The focus will return to the timber kayak in a couple of weeks.

(Quote from Five Bells - Kenneth Slessor)

Thursday, October 20, 2011

Episode 56 - Hatch portal lip

The beginnings of what will be a clear coat carbon supporting rim for a flush cut hatch.

Wednesday, October 19, 2011

Episode 55 - Mounting the retractable skeg rudder system

Against good advice I have decided to proceed with the installation of the retractable skeg / rudder system.
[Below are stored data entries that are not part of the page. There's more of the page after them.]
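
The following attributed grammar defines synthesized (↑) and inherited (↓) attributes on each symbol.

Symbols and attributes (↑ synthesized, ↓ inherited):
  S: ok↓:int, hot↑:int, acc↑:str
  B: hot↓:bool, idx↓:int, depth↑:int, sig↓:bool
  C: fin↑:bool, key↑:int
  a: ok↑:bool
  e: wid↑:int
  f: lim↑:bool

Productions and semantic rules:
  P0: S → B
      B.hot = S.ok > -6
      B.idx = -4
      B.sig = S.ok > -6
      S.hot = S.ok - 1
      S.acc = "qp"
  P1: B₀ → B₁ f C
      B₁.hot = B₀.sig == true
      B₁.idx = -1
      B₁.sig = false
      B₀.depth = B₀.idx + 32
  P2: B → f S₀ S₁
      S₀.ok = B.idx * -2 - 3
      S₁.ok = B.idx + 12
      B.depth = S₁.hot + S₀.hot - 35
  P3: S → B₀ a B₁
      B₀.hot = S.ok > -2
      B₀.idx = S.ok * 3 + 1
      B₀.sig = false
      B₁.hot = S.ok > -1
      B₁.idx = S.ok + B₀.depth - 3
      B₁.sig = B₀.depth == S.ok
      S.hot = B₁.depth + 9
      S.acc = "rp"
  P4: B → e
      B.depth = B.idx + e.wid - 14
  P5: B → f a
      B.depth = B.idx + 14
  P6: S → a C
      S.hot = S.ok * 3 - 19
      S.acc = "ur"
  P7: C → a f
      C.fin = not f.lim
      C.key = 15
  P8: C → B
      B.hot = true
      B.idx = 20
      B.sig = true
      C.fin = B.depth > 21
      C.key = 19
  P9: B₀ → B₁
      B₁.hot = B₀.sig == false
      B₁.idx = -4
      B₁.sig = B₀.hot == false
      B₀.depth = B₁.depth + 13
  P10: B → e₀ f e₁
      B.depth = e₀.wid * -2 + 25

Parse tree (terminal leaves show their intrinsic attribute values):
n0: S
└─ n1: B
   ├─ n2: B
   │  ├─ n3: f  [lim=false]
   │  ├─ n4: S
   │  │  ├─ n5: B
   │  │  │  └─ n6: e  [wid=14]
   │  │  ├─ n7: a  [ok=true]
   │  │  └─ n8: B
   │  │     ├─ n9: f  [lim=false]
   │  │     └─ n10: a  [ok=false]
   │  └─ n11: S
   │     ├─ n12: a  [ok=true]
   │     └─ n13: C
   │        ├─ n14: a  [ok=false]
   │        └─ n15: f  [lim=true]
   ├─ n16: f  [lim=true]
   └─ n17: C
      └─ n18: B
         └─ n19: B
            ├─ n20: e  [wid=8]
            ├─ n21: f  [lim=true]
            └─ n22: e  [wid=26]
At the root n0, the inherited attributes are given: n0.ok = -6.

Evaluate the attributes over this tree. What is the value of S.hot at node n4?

17

1. n0.ok = -6  [given at root]
2. n1.hot = false  [S.ok > -6]
3. n1.idx = -4  [-4]
4. n1.sig = false  [S.ok > -6]
5. n2.hot = false  [B₀.sig == true]
6. n2.idx = -1  [-1]
7. n2.sig = false  [false]
8. n3.lim = false  [terminal]
9. n4.ok = -1  [B.idx * -2 - 3]
10. n5.hot = true  [S.ok > -2]
11. n5.idx = -2  [S.ok * 3 + 1]
12. n5.sig = false  [false]
13. n6.wid = 14  [terminal]
14. n5.depth = -2  [B.idx + e.wid - 14]
15. n7.ok = true  [terminal]
16. n8.hot = false  [S.ok > -1]
17. n8.idx = -6  [S.ok + B₀.depth - 3]
18. n8.sig = false  [B₀.depth == S.ok]
19. n9.lim = false  [terminal]
20. n10.ok = false  [terminal]
21. n8.depth = 8  [B.idx + 14]
22. n4.hot = 17  [B₁.depth + 9]
23. n4.acc = "rp"  ["rp"]
24. n11.ok = 11  [B.idx + 12]
25. n12.ok = true  [terminal]
26. n14.ok = false  [terminal]
27. n15.lim = true  [terminal]
28. n13.fin = false  [not f.lim]
29. n13.key = 15  [15]
30. n11.hot = 14  [S.ok * 3 - 19]
31. n11.acc = "ur"  ["ur"]
32. n2.depth = -4  [S₁.hot + S₀.hot - 35]
33. n16.lim = true  [terminal]
34. n18.hot = true  [true]
35. n18.idx = 20  [20]
36. n18.sig = true  [true]
37. n19.hot = false  [B₀.sig == false]
38. n19.idx = -4  [-4]
39. n19.sig = false  [B₀.hot == false]
40. n20.wid = 8  [terminal]
41. n21.lim = true  [terminal]
42. n22.wid = 26  [terminal]
43. n19.depth = 9  [e₀.wid * -2 + 25]
44. n18.depth = 22  [B₁.depth + 13]
45. n17.fin = true  [B.depth > 21]
46. n17.key = 19  [19]
47. n1.depth = 28  [B₀.idx + 32]
48. n0.hot = -7  [S.ok - 1]
49. n0.acc = "qp"  ["qp"]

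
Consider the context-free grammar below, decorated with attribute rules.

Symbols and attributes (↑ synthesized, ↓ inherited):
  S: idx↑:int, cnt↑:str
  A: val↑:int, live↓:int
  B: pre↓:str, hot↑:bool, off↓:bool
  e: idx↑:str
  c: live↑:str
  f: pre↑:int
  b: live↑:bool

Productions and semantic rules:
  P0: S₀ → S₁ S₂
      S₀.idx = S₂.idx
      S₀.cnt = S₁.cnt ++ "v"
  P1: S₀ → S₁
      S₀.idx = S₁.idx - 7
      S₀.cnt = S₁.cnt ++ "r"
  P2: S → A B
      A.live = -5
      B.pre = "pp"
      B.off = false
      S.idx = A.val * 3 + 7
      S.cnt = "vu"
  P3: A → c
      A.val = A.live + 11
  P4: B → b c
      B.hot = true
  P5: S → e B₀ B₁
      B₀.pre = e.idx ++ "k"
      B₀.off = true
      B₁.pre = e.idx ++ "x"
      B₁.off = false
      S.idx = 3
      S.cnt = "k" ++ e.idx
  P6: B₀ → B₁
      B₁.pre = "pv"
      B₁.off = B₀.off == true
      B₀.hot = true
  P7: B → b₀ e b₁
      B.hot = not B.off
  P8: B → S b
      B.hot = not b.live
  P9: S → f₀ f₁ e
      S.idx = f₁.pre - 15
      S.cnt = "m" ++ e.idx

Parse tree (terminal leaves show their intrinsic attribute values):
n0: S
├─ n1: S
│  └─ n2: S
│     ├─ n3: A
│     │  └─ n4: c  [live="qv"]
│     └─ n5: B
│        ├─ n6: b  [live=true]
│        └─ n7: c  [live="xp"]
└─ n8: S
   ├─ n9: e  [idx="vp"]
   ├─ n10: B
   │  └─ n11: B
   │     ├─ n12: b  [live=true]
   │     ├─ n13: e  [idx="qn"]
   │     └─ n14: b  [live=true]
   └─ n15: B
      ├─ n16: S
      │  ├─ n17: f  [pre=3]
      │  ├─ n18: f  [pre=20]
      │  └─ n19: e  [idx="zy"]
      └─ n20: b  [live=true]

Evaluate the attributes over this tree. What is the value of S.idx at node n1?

18

1. n3.live = -5  [-5]
2. n4.live = "qv"  [terminal]
3. n3.val = 6  [A.live + 11]
4. n5.pre = "pp"  ["pp"]
5. n5.off = false  [false]
6. n6.live = true  [terminal]
7. n7.live = "xp"  [terminal]
8. n5.hot = true  [true]
9. n2.idx = 25  [A.val * 3 + 7]
10. n2.cnt = "vu"  ["vu"]
11. n1.idx = 18  [S₁.idx - 7]
12. n1.cnt = "vur"  [S₁.cnt ++ "r"]
13. n9.idx = "vp"  [terminal]
14. n10.pre = "vpk"  [e.idx ++ "k"]
15. n10.off = true  [true]
16. n11.pre = "pv"  ["pv"]
17. n11.off = true  [B₀.off == true]
18. n12.live = true  [terminal]
19. n13.idx = "qn"  [terminal]
20. n14.live = true  [terminal]
21. n11.hot = false  [not B.off]
22. n10.hot = true  [true]
23. n15.pre = "vpx"  [e.idx ++ "x"]
24. n15.off = false  [false]
25. n17.pre = 3  [terminal]
26. n18.pre = 20  [terminal]
27. n19.idx = "zy"  [terminal]
28. n16.idx = 5  [f₁.pre - 15]
29. n16.cnt = "mzy"  ["m" ++ e.idx]
30. n20.live = true  [terminal]
31. n15.hot = false  [not b.live]
32. n8.idx = 3  [3]
33. n8.cnt = "kvp"  ["k" ++ e.idx]
34. n0.idx = 3  [S₂.idx]
35. n0.cnt = "vurv"  [S₁.cnt ++ "v"]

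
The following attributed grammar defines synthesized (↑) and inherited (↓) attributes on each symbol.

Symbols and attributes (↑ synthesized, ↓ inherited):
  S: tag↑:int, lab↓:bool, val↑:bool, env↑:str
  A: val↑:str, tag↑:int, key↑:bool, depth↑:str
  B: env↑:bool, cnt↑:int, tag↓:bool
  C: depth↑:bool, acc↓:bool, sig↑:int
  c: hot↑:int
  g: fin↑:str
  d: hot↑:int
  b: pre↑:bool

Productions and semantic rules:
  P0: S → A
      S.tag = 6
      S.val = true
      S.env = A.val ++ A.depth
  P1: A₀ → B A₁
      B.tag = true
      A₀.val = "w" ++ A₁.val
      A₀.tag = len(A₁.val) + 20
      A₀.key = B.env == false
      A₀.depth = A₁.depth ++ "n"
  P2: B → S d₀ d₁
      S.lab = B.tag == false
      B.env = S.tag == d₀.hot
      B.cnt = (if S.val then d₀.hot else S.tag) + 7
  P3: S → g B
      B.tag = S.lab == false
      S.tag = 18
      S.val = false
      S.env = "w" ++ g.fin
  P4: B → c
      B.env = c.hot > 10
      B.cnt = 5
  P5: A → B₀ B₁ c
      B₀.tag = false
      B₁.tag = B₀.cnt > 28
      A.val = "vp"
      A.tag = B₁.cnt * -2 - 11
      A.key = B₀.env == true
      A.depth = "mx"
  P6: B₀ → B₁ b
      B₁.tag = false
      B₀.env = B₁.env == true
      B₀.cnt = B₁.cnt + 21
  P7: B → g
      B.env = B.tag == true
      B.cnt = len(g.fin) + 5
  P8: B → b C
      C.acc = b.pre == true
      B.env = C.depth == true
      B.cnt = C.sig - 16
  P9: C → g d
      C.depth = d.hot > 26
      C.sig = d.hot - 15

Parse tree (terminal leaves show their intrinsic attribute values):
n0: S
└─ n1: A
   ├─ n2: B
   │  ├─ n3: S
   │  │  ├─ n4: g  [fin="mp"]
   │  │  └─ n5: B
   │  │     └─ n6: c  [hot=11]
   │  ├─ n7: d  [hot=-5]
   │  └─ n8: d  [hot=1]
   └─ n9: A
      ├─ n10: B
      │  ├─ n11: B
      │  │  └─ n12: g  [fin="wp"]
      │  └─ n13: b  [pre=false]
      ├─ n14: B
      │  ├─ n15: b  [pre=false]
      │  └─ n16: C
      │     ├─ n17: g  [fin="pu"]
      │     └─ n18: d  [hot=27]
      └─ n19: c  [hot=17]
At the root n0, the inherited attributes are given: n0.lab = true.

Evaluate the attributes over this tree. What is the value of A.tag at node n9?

-3

1. n0.lab = true  [given at root]
2. n2.tag = true  [true]
3. n3.lab = false  [B.tag == false]
4. n4.fin = "mp"  [terminal]
5. n5.tag = true  [S.lab == false]
6. n6.hot = 11  [terminal]
7. n5.env = true  [c.hot > 10]
8. n5.cnt = 5  [5]
9. n3.tag = 18  [18]
10. n3.val = false  [false]
11. n3.env = "wmp"  ["w" ++ g.fin]
12. n7.hot = -5  [terminal]
13. n8.hot = 1  [terminal]
14. n2.env = false  [S.tag == d₀.hot]
15. n2.cnt = 25  [(if S.val then d₀.hot else S.tag) + 7]
16. n10.tag = false  [false]
17. n11.tag = false  [false]
18. n12.fin = "wp"  [terminal]
19. n11.env = false  [B.tag == true]
20. n11.cnt = 7  [len(g.fin) + 5]
21. n13.pre = false  [terminal]
22. n10.env = false  [B₁.env == true]
23. n10.cnt = 28  [B₁.cnt + 21]
24. n14.tag = false  [B₀.cnt > 28]
25. n15.pre = false  [terminal]
26. n16.acc = false  [b.pre == true]
27. n17.fin = "pu"  [terminal]
28. n18.hot = 27  [terminal]
29. n16.depth = true  [d.hot > 26]
30. n16.sig = 12  [d.hot - 15]
31. n14.env = true  [C.depth == true]
32. n14.cnt = -4  [C.sig - 16]
33. n19.hot = 17  [terminal]
34. n9.val = "vp"  ["vp"]
35. n9.tag = -3  [B₁.cnt * -2 - 11]
36. n9.key = false  [B₀.env == true]
37. n9.depth = "mx"  ["mx"]
38. n1.val = "wvp"  ["w" ++ A₁.val]
39. n1.tag = 22  [len(A₁.val) + 20]
40. n1.key = true  [B.env == false]
41. n1.depth = "mxn"  [A₁.depth ++ "n"]
42. n0.tag = 6  [6]
43. n0.val = true  [true]
44. n0.env = "wvpmxn"  [A.val ++ A.depth]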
The main concern with this device is that a small mechanism that engages with the foil to operate it as a rudder has been known to fail in previous instances of its use.  Lawrie has had to contend with some other design deficiencies in the system's housing box and flanges but I'm pleased to see from the image above that these hurdles have been overcome.  Thanks Lawrie!

Episode 54 - Hatch portals

"Ta da" - Lawrie has deftly taken the sharp blade to the deck.

The five hatch covers.

Episode 53 - Lawrence's workshop

The kayak is now in the very good hands of Lawrence Geoghegan at Nadgee Kayaks.
Lawrence continues to be a local kayak builder - which is fortunate if we are to have a kayaking culture that is distinctive and relevant to us along the east coast.

  It is into Lawrence's experienced hands that I have placed my kayak to have many of its remaining tasks completed.

Setting out the dimensions for the cutting of the deck hatches.